The following stations were located on the Waimate Gorge Branch (in brackets is the distance from Waimate):

- Arno ( 4 mi 25 ch ) was originally named Gorge, had a 5th class station, 35 ft platform, with a cart approach and a 30 ft loading bank, which had its 7-ton crane replaced by a 10-ton crane in 1937. In 1936 stone quarried at Arno was being railed to protect the foreshore at the Oamaru Corporation Gas Works. It closed to all traffic on 23 July 1950.
- McLeans (5 mi 25 ch) had a 5th class station, 31 ft platform, with a cart approach and a 50 ft loading bank.
- Waihao Forks (11.27 km)
- Waihao Downs (13.32 km)

==Operation==
From the opening of the Waimate Branch, a shuttle service operated between Waimate and the mainline at Studholme, while a daily mixed train ran between Waihao Downs and Waimate. Motive power on the Waimate Gorge Branch was provided by F^{A} class tank locomotives for many years, primarily by F^{A} 10, F^{A} 41, and F^{A} 251. Due to Waimate's status as the central town of the surrounding region, it attracted inbound freight from over 160 km away, and most outbound traffic went to Timaru or Oamaru and the wharves located in those two centres. Waimate is known for its berry gardens, and at the height of the season in 1898, an average of five wagons of strawberries were railed out of Waimate daily. Passenger traffic on the line ceased and was replaced by buses on 9 February 1931, and around this time, the locomotive depot in Waihao Downs was closed and the Waimate Gorge Branch's regular daily mixed train was replaced by a goods service when required. Passenger trains did not become wholly absent from the Waimate Branch, as picnic trains still ran on occasions.

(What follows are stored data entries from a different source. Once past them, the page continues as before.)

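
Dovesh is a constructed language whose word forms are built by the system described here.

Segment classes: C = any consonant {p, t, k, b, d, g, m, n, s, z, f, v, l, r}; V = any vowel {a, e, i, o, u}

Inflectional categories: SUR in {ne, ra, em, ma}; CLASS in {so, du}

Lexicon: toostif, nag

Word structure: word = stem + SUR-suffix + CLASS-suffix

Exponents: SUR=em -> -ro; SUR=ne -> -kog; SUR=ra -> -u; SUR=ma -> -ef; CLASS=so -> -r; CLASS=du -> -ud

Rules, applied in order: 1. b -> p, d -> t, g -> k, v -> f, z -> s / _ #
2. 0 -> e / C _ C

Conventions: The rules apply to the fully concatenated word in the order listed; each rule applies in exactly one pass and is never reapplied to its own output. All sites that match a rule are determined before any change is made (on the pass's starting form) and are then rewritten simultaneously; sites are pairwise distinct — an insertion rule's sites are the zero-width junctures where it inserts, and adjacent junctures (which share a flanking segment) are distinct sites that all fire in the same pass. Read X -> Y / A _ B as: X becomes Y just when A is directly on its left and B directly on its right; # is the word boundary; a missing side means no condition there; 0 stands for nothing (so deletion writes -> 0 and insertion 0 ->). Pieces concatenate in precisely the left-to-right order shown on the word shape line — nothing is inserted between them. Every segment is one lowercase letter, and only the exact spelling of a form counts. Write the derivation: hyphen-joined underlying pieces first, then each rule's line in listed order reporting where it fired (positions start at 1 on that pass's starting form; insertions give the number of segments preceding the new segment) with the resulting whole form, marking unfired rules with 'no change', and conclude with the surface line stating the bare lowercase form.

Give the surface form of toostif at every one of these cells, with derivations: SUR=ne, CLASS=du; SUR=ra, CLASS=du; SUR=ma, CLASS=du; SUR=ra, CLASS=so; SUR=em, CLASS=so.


cell SUR=ne, CLASS=du:
underlying: toostif-kog-ud
1. b -> p, d -> t, g -> k, v -> f, z -> s / _ #: fires at position(s) 12: toostifkogut
2. 0 -> e / C _ C: inserts after position(s) 4, 7: toosetifekogut
surface: toosetifekogut

cell SUR=ra, CLASS=du:
underlying: toostif-u-ud
1. b -> p, d -> t, g -> k, v -> f, z -> s / _ #: fires at position(s) 10: toostifuut
2. 0 -> e / C _ C: inserts after position(s) 4: toosetifuut
surface: toosetifuut

cell SUR=ma, CLASS=du:
underlying: toostif-ef-ud
1. b -> p, d -> t, g -> k, v -> f, z -> s / _ #: fires at position(s) 11: toostifefut
2. 0 -> e / C _ C: inserts after position(s) 4: toosetifefut
surface: toosetifefut

cell SUR=ra, CLASS=so:
underlying: toostif-u-r
1. b -> p, d -> t, g -> k, v -> f, z -> s / _ #: no change
2. 0 -> e / C _ C: inserts after position(s) 4: toosetifur
surface: toosetifur

cell SUR=em, CLASS=so:
underlying: toostif-ro-r
1. b -> p, d -> t, g -> k, v -> f, z -> s / _ #: no change
2. 0 -> e / C _ C: inserts after position(s) 4, 7: toosetiferor
surface: toosetiferor


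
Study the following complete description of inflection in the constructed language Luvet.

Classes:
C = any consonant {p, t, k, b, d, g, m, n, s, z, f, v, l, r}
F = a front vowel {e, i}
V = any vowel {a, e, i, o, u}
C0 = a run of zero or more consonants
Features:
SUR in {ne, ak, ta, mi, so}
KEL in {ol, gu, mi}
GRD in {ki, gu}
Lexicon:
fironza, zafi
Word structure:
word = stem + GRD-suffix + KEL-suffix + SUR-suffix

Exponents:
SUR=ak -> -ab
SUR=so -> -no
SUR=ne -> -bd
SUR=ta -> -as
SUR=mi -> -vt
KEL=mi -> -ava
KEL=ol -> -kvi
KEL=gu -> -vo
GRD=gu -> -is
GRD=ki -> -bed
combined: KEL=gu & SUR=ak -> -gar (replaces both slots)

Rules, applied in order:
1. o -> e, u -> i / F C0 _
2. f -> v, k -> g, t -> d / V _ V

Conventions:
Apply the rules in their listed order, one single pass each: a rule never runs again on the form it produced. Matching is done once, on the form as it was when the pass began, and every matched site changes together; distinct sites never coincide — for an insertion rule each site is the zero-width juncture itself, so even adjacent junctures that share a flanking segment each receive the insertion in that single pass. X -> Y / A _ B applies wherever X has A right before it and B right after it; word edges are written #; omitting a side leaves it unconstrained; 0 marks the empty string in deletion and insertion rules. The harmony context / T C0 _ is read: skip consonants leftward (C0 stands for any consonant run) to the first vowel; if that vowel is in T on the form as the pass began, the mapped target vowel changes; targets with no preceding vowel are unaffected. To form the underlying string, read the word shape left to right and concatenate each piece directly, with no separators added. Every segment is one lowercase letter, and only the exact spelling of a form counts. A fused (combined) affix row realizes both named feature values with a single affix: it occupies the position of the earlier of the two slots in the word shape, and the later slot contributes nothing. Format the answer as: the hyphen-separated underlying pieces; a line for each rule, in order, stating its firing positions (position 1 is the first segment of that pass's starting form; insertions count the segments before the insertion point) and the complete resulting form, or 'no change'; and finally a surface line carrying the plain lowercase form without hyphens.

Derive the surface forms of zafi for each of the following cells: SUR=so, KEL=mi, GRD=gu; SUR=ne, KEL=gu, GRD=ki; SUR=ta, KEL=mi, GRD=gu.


cell SUR=so, KEL=mi, GRD=gu:
underlying: zafi-is-ava-no
1. o -> e, u -> i / F C0 _: no change
2. f -> v, k -> g, t -> d / V _ V: fires at position(s) 3: zaviisavano
surface: zaviisavano

cell SUR=ne, KEL=gu, GRD=ki:
underlying: zafi-bed-vo-bd
1. o -> e, u -> i / F C0 _: fires at position(s) 9: zafibedvebd
2. f -> v, k -> g, t -> d / V _ V: fires at position(s) 3: zavibedvebd
surface: zavibedvebd

cell SUR=ta, KEL=mi, GRD=gu:
underlying: zafi-is-ava-as
1. o -> e, u -> i / F C0 _: no change
2. f -> v, k -> g, t -> d / V _ V: fires at position(s) 3: zaviisavaas
surface: zaviisavaas


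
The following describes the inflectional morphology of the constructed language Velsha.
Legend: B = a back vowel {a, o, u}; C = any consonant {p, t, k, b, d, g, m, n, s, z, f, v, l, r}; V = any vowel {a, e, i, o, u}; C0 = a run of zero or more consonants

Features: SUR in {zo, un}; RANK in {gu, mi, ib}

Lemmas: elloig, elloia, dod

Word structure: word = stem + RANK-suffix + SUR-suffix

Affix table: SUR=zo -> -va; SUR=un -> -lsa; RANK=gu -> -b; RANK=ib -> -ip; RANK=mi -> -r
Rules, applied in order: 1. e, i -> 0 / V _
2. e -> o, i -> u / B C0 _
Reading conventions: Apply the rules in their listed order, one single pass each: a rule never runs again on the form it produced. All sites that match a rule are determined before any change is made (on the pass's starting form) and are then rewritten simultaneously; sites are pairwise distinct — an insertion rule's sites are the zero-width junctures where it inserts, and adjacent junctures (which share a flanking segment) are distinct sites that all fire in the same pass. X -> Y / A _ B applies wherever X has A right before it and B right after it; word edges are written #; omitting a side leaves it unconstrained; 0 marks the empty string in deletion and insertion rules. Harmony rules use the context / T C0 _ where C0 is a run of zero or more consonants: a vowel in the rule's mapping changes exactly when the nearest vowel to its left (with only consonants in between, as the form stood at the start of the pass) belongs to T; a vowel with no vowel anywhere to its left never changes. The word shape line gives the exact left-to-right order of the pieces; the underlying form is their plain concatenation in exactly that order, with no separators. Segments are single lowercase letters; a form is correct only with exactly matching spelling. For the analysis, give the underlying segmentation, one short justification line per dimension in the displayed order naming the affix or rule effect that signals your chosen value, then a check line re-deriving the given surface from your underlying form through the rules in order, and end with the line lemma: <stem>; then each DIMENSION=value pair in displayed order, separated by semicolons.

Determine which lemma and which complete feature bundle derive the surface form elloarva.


underlying: elloia-r-va
SUR=zo - signalled by the affix -va
RANK=mi - signalled by the affix -r
check: elloiarva -> elloarva -> elloarva
lemma: elloia; SUR=zo; RANK=mi


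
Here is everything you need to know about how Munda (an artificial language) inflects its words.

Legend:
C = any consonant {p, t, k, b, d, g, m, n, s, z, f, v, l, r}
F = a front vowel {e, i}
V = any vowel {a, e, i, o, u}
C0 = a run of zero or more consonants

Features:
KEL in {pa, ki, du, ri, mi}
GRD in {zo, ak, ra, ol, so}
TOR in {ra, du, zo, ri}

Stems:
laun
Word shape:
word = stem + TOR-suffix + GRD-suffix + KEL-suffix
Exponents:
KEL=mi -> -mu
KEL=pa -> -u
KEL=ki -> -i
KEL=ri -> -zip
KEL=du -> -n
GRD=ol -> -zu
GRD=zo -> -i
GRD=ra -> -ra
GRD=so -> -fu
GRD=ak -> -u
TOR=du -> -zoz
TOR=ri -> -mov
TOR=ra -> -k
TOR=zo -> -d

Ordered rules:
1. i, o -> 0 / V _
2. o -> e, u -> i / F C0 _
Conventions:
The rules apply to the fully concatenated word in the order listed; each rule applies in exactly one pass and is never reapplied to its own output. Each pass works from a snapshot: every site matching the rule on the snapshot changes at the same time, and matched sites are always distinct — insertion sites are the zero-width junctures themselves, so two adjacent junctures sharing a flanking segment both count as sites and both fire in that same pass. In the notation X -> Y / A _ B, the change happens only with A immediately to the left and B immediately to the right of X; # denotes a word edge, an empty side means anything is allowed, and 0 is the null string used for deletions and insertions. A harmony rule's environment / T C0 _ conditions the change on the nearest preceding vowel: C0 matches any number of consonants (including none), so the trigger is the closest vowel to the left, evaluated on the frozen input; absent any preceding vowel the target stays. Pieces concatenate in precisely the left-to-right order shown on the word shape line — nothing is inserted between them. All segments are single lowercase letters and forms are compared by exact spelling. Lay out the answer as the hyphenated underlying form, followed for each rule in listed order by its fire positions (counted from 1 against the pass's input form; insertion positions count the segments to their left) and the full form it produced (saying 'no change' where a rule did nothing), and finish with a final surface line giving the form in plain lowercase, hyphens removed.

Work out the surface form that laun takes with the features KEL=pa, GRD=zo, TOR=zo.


underlying: laun-d-i-u
1. i, o -> 0 / V _: no change
2. o -> e, u -> i / F C0 _: fires at position(s) 7: laundii
surface: laundii


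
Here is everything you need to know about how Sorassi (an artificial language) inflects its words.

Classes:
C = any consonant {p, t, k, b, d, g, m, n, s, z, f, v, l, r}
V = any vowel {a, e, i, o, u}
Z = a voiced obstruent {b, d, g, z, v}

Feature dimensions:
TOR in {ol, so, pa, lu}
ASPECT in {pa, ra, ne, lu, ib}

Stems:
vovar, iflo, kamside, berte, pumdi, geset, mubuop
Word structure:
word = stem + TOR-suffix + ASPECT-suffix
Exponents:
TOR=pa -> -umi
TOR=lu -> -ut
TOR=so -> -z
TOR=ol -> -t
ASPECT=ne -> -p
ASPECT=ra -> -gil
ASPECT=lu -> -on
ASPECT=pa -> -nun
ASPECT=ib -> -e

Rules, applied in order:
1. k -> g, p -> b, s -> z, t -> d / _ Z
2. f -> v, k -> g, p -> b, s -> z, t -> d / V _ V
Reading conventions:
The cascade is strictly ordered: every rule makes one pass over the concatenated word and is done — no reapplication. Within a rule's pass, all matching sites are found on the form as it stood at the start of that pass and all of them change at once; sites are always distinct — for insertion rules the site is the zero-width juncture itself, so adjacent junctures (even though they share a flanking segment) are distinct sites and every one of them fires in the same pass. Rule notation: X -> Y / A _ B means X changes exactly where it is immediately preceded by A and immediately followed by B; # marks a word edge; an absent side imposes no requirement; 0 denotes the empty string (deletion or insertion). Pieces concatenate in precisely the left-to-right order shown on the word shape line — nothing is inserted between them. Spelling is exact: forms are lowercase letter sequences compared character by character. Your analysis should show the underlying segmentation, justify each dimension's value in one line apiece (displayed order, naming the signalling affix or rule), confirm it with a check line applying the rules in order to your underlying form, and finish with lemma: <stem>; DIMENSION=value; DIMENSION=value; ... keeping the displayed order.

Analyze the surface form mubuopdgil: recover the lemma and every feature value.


underlying: mubuop-t-gil
TOR=ol - signalled by the affix -t
ASPECT=ra - signalled by the affix -gil
check: mubuoptgil -> mubuopdgil -> mubuopdgil
lemma: mubuop; TOR=ol; ASPECT=ra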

Traffic surged during World War II, in part due to petrol restrictions, but it slipped again with the coming of peace in 1945. New freight handling techniques and changes in coastal shipping patterns served to further lower the traffic on the branch, and with running costs mounting and deferred maintenance becoming more and more necessary, the government took the step of closing the Waihao Downs section on 11 December 1953 and then the entire line on 31 March 1966. All previous branch closures had been of lines serving rural areas and small townships, so Waimate became New Zealand's first major town to lose its railway connection if one excludes the 1955 closure of the isolated Nelson Section (although it served only small settlements, it began in Nelson and was the only railway to serve the city).

==Today==
The remains of old railways typically perish with time due to both natural influences and human development, and the Waimate Branch Line is no exception. There are no readily obvious remnants of the line in the town of Waimate, though the formation between Waimate and the junction with the Main South Line can be clearly seen. Waimate station was advertised for sale in 1980. Along the route of the Waimate Gorge Branch Line out of Waimate, the line's formation including a cutting, a bridge abutment, and some brick culverts can be located, and for about 5 kms, a walkway follows the route of the line beside the Waihao River. At Waihao Forks, the old station still sits on a hillside with a carriage nearby, and at Waihao Downs, the loading bank and goods shed both exist in relatively good condition, though the goods shed has been added to on one side. Continuing past Waihao Downs, some of the formation created for the never-built extension is still visible.